Rugby at the moment is in a strange place in its evolution. Ireland, by luck rather than judgement, found itself perfectly suited to the professional setup when the IRFU realised that the provinces, rather the clubs, were the future.

Other countries have been less lucky, none more so than France, where the demands of the French clubs have reduced the fighting cocks of the national team to feather dusters.

And what’s most bizarre of all, in Ireland especially, is that there is no discussion of these changes. For the Irish rugby community, the people who would recognise Ollie Campbell at the bottom of a meadow, it’s business as usual, except that Ireland is top dog now, instead of cannon fodder.

Other than that, it’s all as it ever was, with clients to entertain at the England game and tickets to dump on one’s underlings when Italy or Samoa are in town.

Every year the GAA displays its anguished breast at the professional creep into both hurling and football, and problems with the game of football and with the Championship setup.

In rugby – nothing. The sound of silence permeates the halls, except for the intermittent thunk of a passport being stamped and some hired gun being handed a backstory about how much he loves Guinness’s porter, Kerrygold butter and Father Ted.

Reader, do you remember that Irish-by-birth-Munster-by-the-grace-of-God stuff we used to hear in the early 2000s? We don’t hear it so much now, with Munster not having the same schools feeder system as Leinster or Ulster and having to go shopping for players, just like an English soccer team. And that’s fine, in its way, but it is remarkable that nobody ever writes about it.

Nobody ever writes an op-ed saying that for him or her the Munster experience has been cheapened because Limerick isn’t to the fore as it was. There are some op-eds about members of the Irish team that are not Irish, but as everybody is doing it – and none more blatantly or disgracefully than New Zealand, the greatest rugby nation in the world – the writers can perhaps excused that. But ordinary people, who cheer the jersey first and the game second, really aren’t happy about it.
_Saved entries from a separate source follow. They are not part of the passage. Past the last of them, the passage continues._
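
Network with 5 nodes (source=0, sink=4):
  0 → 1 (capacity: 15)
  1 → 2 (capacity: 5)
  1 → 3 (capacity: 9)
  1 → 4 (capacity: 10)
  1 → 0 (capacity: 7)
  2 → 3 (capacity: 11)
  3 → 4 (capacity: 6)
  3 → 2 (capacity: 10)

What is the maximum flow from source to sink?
Maximum flow = 15

Max flow: 15

Flow assignment:
  0 → 1: 15/15
  1 → 3: 5/9
  1 → 4: 10/10
  3 → 4: 5/6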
The amateur ethos enveloping the professional game has created a disconnect between the Irish team and the people who are not heartland rugby people. Heartland rugby people, the people who should be evangelising the game in written and broadcast media, don’t address what happened to Munster-by-the-grace-of-God or the ethics of foreign players wearing the emerald green.

Rugby pundits are far more interested in disappearing into an increasingly isolated world of jackals winning first-phase ball and dynamic offloading. The people are wondering why if Paddy Jackson or Seán O’Brien ever went on a night out with their Irish team-mates and what exactly those nights out were like. It would be odd if they didn’t, wouldn’t it?

When Ireland lost to Japan, did anyone wonder if maybe somebody shouldn’t give Paddy or Seán a bell, in this hour of direst emergency? How would the rugby world react? Would fans book tickets home? Would writers they no longer recognise the team? Or would they suck it up and parrot the parrot line?

Increasingly, that’s going to be more and more up to themselves. The nation is looking at rugby and thinking: it’s not me that’s changed. It’s you. I just don’t know who you are any more.